Yani TC-ABD ancak Barzani’nin KDP’si, Talabani’nin KYB’si “gibi” bir PKK’ye tahammül edebilirler. Oysa eskiden, mesela sadece beş-on yıl önce şiddetli bir KDP alerjisi vardı, kırmızıçizgiler çekilmişti filan… Ama şimdi o cenahta “sınıfsal çözüm” gerçekleştiğinden, can ciğer kuzu sarması durumdalar.

Burada bir parantez açıp birkaç gün önce, “Birincil olarak protokoller temelinde diyalogla ve Önder Apo’nun belirttiği 3 şart temelinde çözmeyi tercih ediyoruz” diyen Karayılan’ın bir başka vurgusu üzerinde durmakta da yarar var… Nedense medyanın pek rağbet etmediği bu vurgusunda çok ciddi bir başka seçenekten söz etmekteydi: “Gerekirse Güney Kürdistan ile birleşerek, bağımsızlığımızı da ilan ederiz!”

Yani konjonktür radikal şekilde değişirse… Kuzey Irak “federe” bir statüdeyken, şimdi de Suriye’de PKK “kazan kazan” oynamıyor mu? Suriye’deki Kürt coğrafyasında fiili denetimi ele almak üzere, yani şimdiki rejim değişmezse burası denetiminde kalacak, değişirse yine denetiminde kalacak gibi… TC-ABD mutlaka bu gelişmeleri de hesaba katıyordur.

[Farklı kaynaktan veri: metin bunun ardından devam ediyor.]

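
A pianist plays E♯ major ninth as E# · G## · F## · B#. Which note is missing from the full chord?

D##

E♯ major ninth = E#, G##, B#, D##, F##. The voicing lacks the 7th (major 7th), D##.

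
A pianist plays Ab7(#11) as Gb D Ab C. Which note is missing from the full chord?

Eb

The full Ab7(#11) chord is Ab, C, Eb, Gb, D.
Comparing with the voicing, the perfect 5th (5th) — Eb — is absent.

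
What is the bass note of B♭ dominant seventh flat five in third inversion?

A-flat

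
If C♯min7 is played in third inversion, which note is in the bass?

B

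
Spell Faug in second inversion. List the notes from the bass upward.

In root position, Faug is F–A–C♯.
Second inversion puts the fifth (C♯) in the bass.

C♯ – F – A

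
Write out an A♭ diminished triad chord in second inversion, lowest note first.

In root position, A♭ diminished triad is A-flat–C-flat–E-double-flat.
Second inversion puts the fifth (E-double-flat) in the bass.

E-double-flat A-flat C-flat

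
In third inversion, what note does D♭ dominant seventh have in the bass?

D♭ dominant seventh in root position is D-flat–F–A-flat–C-flat.
Third inversion places the seventh in the bass, which is C-flat.

C-flat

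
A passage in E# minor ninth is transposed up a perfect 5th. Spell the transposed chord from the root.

A perfect 5th up from E-sharp is B-sharp, so the new chord is B-sharp minor ninth.
root → B-sharp
3rd (minor 3rd) → D-sharp
5th (perfect 5th) → F-double-sharp
7th (minor 7th) → A-sharp
9th (major 9th) → C-double-sharp

B-sharp D-sharp F-double-sharp A-sharp C-double-sharp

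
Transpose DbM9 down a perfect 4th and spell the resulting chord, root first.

A perfect 4th down from Db is Ab, so the new chord is Ab major ninth.
Root: Ab
Major 3rd (3rd): C
Perfect 5th (5th): Eb
Major 7th (7th): G
Major 9th (9th): Bb

Ab – C – Eb – G – Bb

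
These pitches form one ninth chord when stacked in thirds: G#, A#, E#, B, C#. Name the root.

A#

Arranged so that each adjacent pair is a third by letter name: A# – C# – E# – G# – B.
The bottom of that stack, A#, is the root (this is A# minor seventh flat nine).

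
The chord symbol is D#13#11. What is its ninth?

Root of D#13#11 = D♯. The 9th is a major 9th: D♯ up a major 9th → E♯.

E♯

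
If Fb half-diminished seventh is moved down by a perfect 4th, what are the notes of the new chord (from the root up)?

C-flat E-double-flat G-double-flat B-double-flat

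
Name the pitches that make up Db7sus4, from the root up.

Root D♭, quality dominant seventh suspended fourth:
D♭ — root
G♭ — perfect 4th
A♭ — perfect 5th
C♭ — minor 7th

D♭  G♭  A♭  C♭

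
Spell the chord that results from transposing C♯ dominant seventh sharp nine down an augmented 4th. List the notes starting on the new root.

An augmented 4th down from C-sharp is G, so the new chord is G dominant seventh sharp nine.
G — root
B — major 3rd
D — perfect 5th
F — minor 7th
A-sharp — augmented 9th

G B D F A-sharp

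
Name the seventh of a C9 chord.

Bb

Root of C9 = C. The 7th is a minor 7th: C up a minor 7th → Bb.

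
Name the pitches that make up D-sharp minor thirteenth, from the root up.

D-sharp F-sharp A-sharp C-sharp E-sharp G-sharp B-sharp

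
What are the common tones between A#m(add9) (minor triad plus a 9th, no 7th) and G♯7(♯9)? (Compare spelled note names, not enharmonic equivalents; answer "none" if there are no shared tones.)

B#

A#m(add9) = A#, C#, E#, B#.
G♯7(♯9) = G#, B#, D#, F#, A##.
Shared: B#.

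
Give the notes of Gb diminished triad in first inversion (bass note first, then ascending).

B-double-flat – D-double-flat – G-flat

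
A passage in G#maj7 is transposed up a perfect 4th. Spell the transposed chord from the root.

C#, E#, G#, B#

G# up a perfect 4th → C#. New chord: C# major seventh.
C# — root
E# — major 3rd
G# — perfect 5th
B# — major 7th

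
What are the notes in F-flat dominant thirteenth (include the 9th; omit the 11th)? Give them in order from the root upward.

F-flat dominant thirteenth is a dominant thirteenth built on F-flat.
Root: F-flat
Major 3rd (3rd): A-flat
Perfect 5th (5th): C-flat
Minor 7th (7th): E-double-flat
Major 9th (9th): G-flat
Major 13th (13th): D-flat

F-flat  A-flat  C-flat  E-double-flat  G-flat  D-flat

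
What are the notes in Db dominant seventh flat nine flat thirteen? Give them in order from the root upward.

Db, F, Ab, Cb, Ebb, Bbb

Root Db, quality dominant seventh flat nine flat thirteen:
Root: Db
Major 3rd (3rd): F
Perfect 5th (5th): Ab
Minor 7th (7th): Cb
Minor 9th (9th): Ebb
Minor 13th (13th): Bbb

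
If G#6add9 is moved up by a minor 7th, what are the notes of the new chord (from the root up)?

F#, A#, C#, D#, G#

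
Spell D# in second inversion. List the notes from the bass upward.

In root position, D# is D#–F##–A#.
Second inversion puts the fifth (A#) in the bass.

A# D# F##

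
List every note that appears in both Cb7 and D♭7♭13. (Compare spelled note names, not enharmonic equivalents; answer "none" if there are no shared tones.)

Cb Bbb

Cb7: Cb Eb Gb Bbb
D♭7♭13: Db F Ab Cb Bbb
Common to both → Cb, Bbb.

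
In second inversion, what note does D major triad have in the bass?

D major triad in root position is D–F-sharp–A.
Second inversion places the fifth in the bass, which is A.

A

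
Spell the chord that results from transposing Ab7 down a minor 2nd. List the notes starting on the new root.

Ab down a minor 2nd → G. New chord: G dominant seventh.
root → G
3rd (major 3rd) → B
5th (perfect 5th) → D
7th (minor 7th) → F

G, B, D, F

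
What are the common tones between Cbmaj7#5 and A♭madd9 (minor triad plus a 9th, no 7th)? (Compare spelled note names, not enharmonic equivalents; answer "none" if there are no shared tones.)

Cb, Eb, Bb

Cbmaj7#5 = Cb, Eb, G, Bb.
A♭madd9 = Ab, Cb, Eb, Bb.
Shared: Cb, Eb, Bb.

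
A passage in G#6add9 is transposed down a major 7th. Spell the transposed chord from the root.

G♯ down a major 7th → A. New chord: A six-nine.
- root: A
- major 3rd: C♯
- perfect 5th: E
- major 6th: F♯
- major 9th: B

A, C♯, E, F♯, B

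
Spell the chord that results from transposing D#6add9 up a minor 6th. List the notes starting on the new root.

B – D# – F# – G# – C#

D# up a minor 6th → B. New chord: B six-nine.
- root: B
- major 3rd: D#
- perfect 5th: F#
- major 6th: G#
- major 9th: C#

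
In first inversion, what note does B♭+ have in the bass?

D

B♭+ in root position is Bb–D–F#.
First inversion places the third in the bass, which is D.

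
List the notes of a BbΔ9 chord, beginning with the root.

BbΔ9 is a major ninth built on Bb.
Bb — root
D — major 3rd
F — perfect 5th
A — major 7th
C — major 9th

Bb  D  F  A  C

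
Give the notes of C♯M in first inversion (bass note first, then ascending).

In root position, C♯M is C#–E#–G#.
First inversion puts the third (E#) in the bass.

E#, G#, C#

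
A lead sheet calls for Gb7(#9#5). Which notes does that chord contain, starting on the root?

Gb, Bb, D, Fb, A

Gb7(#9#5) is a dominant seventh sharp nine sharp five built on Gb.
Root: Gb
Major 3rd (3rd): Bb
Augmented 5th (5th): D
Minor 7th (7th): Fb
Augmented 9th (9th): A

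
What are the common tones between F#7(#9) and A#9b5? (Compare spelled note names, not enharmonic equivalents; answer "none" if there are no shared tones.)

F#7(#9) = F#, A#, C#, E, G##.
A#9b5 = A#, C##, E, G#, B#.
Shared: A#, E.

A#, E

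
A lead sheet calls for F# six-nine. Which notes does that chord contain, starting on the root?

F-sharp A-sharp C-sharp D-sharp G-sharp

Root F-sharp, quality six-nine:
F-sharp — root
A-sharp — major 3rd
C-sharp — perfect 5th
D-sharp — major 6th
G-sharp — major 9th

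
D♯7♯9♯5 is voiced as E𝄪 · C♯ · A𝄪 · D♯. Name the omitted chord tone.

F𝄪

D♯7♯9♯5 = D♯, F𝄪, A𝄪, C♯, E𝄪. The voicing lacks the 3rd (major 3rd), F𝄪.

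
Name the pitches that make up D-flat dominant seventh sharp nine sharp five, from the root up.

Db F A Cb E

D-flat dominant seventh sharp nine sharp five: dominant seventh sharp nine sharp five on Db.
Db — root
F — major 3rd
A — augmented 5th
Cb — minor 7th
E — augmented 9th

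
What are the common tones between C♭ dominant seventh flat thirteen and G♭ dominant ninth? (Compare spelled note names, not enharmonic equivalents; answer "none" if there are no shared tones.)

C♭ dominant seventh flat thirteen = Cb, Eb, Gb, Bbb, Abb.
G♭ dominant ninth = Gb, Bb, Db, Fb, Ab.
Shared: Gb.

Gb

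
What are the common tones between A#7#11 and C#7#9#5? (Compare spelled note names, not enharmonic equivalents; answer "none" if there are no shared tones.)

A#7#11: A# C## E# G# D##
C#7#9#5: C# E# G## B D##
Common to both → E#, D##.

E# D##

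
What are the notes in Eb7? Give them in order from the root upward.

Root Eb, quality dominant seventh:
Eb — root
G — major 3rd
Bb — perfect 5th
Db — minor 7th

Eb G Bb Db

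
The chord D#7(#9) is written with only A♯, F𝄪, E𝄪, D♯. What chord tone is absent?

The full D#7(#9) chord is D♯, F𝄪, A♯, C♯, E𝄪.
Comparing with the voicing, the minor 7th (7th) — C♯ — is absent.

C♯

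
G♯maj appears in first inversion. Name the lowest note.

B#

G♯maj in root position is G#–B#–D#.
First inversion places the third in the bass, which is B#.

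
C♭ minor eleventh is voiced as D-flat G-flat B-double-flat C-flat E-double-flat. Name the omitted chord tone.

F-flat

The full C♭ minor eleventh chord is C-flat, E-double-flat, G-flat, B-double-flat, D-flat, F-flat.
Comparing with the voicing, the perfect 11th (11th) — F-flat — is absent.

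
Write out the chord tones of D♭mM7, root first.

Db – Fb – Ab – C

D♭mM7 is a minor-major seventh built on Db.
Root: Db
Minor 3rd (3rd): Fb
Perfect 5th (5th): Ab
Major 7th (7th): C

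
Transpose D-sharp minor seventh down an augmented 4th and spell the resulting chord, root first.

D♯ down an augmented 4th → A. New chord: A minor seventh.
Root: A
Minor 3rd (3rd): C
Perfect 5th (5th): E
Minor 7th (7th): G

A C E G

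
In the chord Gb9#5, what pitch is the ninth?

Gb9#5 is built on Gb; its 9th is a major 9th above the root.
A second above G uses the letter A, and the major 9th above Gb is Ab.

Ab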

Zaten son haftalarda yaşanan karmaşık trafikten ve imalı demeçlerden anlaşıldığı kadarıyla, adeta perde gerisinde bir şeyler oluyormuş havası var. Sanki yeni adımlar atılacakmış da atılmıyormuş ya da vakti gelmemiş ya da vakti gelince atılacakmış gibi bir izlenim yaratılıyor. Ramazan ayı münasebetiyle bir ateşkes daha gündeme gelebilirmiş. PKK elbette, önceki Oslo sürecindeki gibi yine “aldatılmış” sayılmak istemiyor. Şimdilik herkes ellerindeki en güçlü kozları göstermekle yetiniyor.

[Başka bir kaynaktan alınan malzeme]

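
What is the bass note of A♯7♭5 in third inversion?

A♯7♭5 in root position is A#–C##–E–G#.
Third inversion places the seventh in the bass, which is G#.

G#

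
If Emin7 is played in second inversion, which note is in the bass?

Emin7 = E–G–B–D. Second inversion → fifth in the bass = B.

B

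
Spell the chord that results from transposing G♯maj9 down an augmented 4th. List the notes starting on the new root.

Transposed root: G# → D (augmented 4th down). So we spell D major ninth:
D — root
F# — major 3rd
A — perfect 5th
C# — major 7th
E — major 9th

D, F#, A, C#, E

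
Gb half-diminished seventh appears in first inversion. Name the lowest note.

Bbb

Gb half-diminished seventh = Gb–Bbb–Dbb–Fb. First inversion → third in the bass = Bbb.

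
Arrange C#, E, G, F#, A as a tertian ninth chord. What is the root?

F#

Arranged so that each adjacent pair is a third by letter name: F# – A – C# – E – G.
The bottom of that stack, F#, is the root (this is F# minor seventh flat nine).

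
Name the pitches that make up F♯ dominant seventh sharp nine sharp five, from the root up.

F♯ dominant seventh sharp nine sharp five: dominant seventh sharp nine sharp five on F#.
root → F#
3rd (major 3rd) → A#
5th (augmented 5th) → C##
7th (minor 7th) → E
9th (augmented 9th) → G##

F#, A#, C##, E, G##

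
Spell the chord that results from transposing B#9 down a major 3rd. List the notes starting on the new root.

A major 3rd down from B♯ is G♯, so the new chord is G♯ dominant ninth.
G♯ — root
B♯ — major 3rd
D♯ — perfect 5th
F♯ — minor 7th
A♯ — major 9th

G♯  B♯  D♯  F♯  A♯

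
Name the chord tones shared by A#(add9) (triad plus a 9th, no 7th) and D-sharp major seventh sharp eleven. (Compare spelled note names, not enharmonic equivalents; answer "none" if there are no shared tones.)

A#(add9): A# C## E# B#
D-sharp major seventh sharp eleven: D# F## A# C## G##
Common to both → A#, C##.

A# C##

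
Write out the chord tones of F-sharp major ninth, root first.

F-sharp major ninth: major ninth on F#.
- root: F#
- major 3rd: A#
- perfect 5th: C#
- major 7th: E#
- major 9th: G#

F# A# C# E# G#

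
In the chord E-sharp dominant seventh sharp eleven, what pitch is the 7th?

D-sharp

Root of E-sharp dominant seventh sharp eleven = E-sharp. The 7th is a minor 7th: E-sharp up a minor 7th → D-sharp.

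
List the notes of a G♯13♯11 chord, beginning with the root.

G#, B#, D#, F#, A#, C##, E#

G♯13♯11 is a dominant thirteenth sharp eleven built on G#.
- root: G#
- major 3rd: B#
- perfect 5th: D#
- minor 7th: F#
- major 9th: A#
- augmented 11th: C##
- major 13th: E#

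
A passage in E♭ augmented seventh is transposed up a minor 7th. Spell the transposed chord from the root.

Db – F – A – Cb

A minor 7th up from Eb is Db, so the new chord is Db augmented seventh.
root → Db
3rd (major 3rd) → F
5th (augmented 5th) → A
7th (minor 7th) → Cb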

Ortadoğu’da mutedil (ılımlı) İslamcılara bir süredir cengâver misyonu biçilmişti ve bu yüzden AKP de (Sudan’daki vahşeti bile “sudan mesele” görürken) Suriye sınırında, Hatay civarında konuşlanmış, bölgesel güç olmaya soyunmuştu. Ama çırçıplak dımdızlak ortada bırakıldı. Ve böylece Suriye sınırına, yani hata’dan Hatay’a koştuğuyla kaldı. Çünkü “Batılı güçler” Suriye’de ne yapacaklarını henüz tam kestiremediklerinden, aynı mutedil İslamcılara hiç olmazsa bir süreliğine itidal tavsiye etmeye koyulmuşlardı.

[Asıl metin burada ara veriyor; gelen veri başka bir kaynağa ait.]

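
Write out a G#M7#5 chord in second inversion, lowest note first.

G#M7#5 = G#–B#–D##–F##; second inversion → fifth (D##) lowest.

D##, F##, G#, B#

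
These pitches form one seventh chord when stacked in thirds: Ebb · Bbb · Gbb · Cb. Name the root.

Cb

Stacking in thirds gives Cb – Ebb – Gbb – Bbb, so Cb is the root — Cb half-diminished seventh.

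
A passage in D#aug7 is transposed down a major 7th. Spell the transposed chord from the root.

Transposed root: D# → E (major 7th down). So we spell E augmented seventh:
Root: E
Major 3rd (3rd): G#
Augmented 5th (5th): B#
Minor 7th (7th): D

E, G#, B#, D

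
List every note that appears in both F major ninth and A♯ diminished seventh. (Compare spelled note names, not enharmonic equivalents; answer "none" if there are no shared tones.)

F major ninth = F, A, C, E, G.
A♯ diminished seventh = A-sharp, C-sharp, E, G.
Shared: E, G.

E  G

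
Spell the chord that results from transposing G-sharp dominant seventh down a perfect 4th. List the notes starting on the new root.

A perfect 4th down from G# is D#, so the new chord is D# dominant seventh.
Root: D#
Major 3rd (3rd): F##
Perfect 5th (5th): A#
Minor 7th (7th): C#

D# F## A# C#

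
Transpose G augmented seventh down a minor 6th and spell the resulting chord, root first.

B – D# – F## – A

G down a minor 6th → B. New chord: B augmented seventh.
root → B
3rd (major 3rd) → D#
5th (augmented 5th) → F##
7th (minor 7th) → A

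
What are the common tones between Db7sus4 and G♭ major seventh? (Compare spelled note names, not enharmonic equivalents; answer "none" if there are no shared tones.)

Db, Gb

Db7sus4: Db Gb Ab Cb
G♭ major seventh: Gb Bb Db F
Common to both → Db, Gb.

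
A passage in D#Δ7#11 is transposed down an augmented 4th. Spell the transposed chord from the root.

A, C♯, E, G♯, D♯

Transposed root: D♯ → A (augmented 4th down). So we spell A major seventh sharp eleven:
- root: A
- major 3rd: C♯
- perfect 5th: E
- major 7th: G♯
- augmented 11th: D♯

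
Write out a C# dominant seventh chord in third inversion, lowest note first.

In root position, C# dominant seventh is C♯–E♯–G♯–B.
Third inversion puts the seventh (B) in the bass.

B – C♯ – E♯ – G♯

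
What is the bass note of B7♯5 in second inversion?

F##

B7♯5 in root position is B–D#–F##–A.
Second inversion places the fifth in the bass, which is F##.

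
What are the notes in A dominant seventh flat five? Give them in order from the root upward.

A – C♯ – E♭ – G

Root A, quality dominant seventh flat five:
A — root
C♯ — major 3rd
E♭ — diminished 5th
G — minor 7th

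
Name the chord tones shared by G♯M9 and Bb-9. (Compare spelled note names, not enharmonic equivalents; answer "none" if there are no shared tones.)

none

G♯M9 = G#, B#, D#, F##, A#.
Bb-9 = Bb, Db, F, Ab, C.
Shared: none.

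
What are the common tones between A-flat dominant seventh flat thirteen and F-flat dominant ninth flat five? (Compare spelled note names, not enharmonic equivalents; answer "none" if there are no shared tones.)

Ab, Gb, Fb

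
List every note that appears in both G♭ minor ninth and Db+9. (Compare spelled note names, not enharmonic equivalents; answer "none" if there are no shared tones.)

Db

G♭ minor ninth: Gb Bbb Db Fb Ab
Db+9: Db F A Cb Eb
Common to both → Db.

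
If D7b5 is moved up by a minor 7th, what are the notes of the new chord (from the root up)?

C  E  Gb  Bb

A minor 7th up from D is C, so the new chord is C dominant seventh flat five.
- root: C
- major 3rd: E
- diminished 5th: Gb
- minor 7th: Bb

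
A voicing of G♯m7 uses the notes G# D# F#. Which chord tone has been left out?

The full G♯m7 chord is G#, B, D#, F#.
Comparing with the voicing, the minor 3rd (3rd) — B — is absent.

B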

Bütün bunları niye hatırlatıyorum? Belki hâlâ AKP’den Kürt sorununda makul çözüm bekleyenler vardır diye… Dikkat ediyorsanız, AKP’nin yıldızlarının yaldızları sadece dış politikada değil her alanda dökülmeye başladı. Samsun’daki son sel felaketiyle konut alanındaki “yıldızı” TOKİ bile iflas etti. Ama “yine” bir punduna getirip işleri “toparlamış” görünebilirler, orası ayrı... Lakin özellikle şu günlerde mesela “Ne olacak bu Kürtlerin hali?” sorusuna muhatap olacak mecalleri dahi yok…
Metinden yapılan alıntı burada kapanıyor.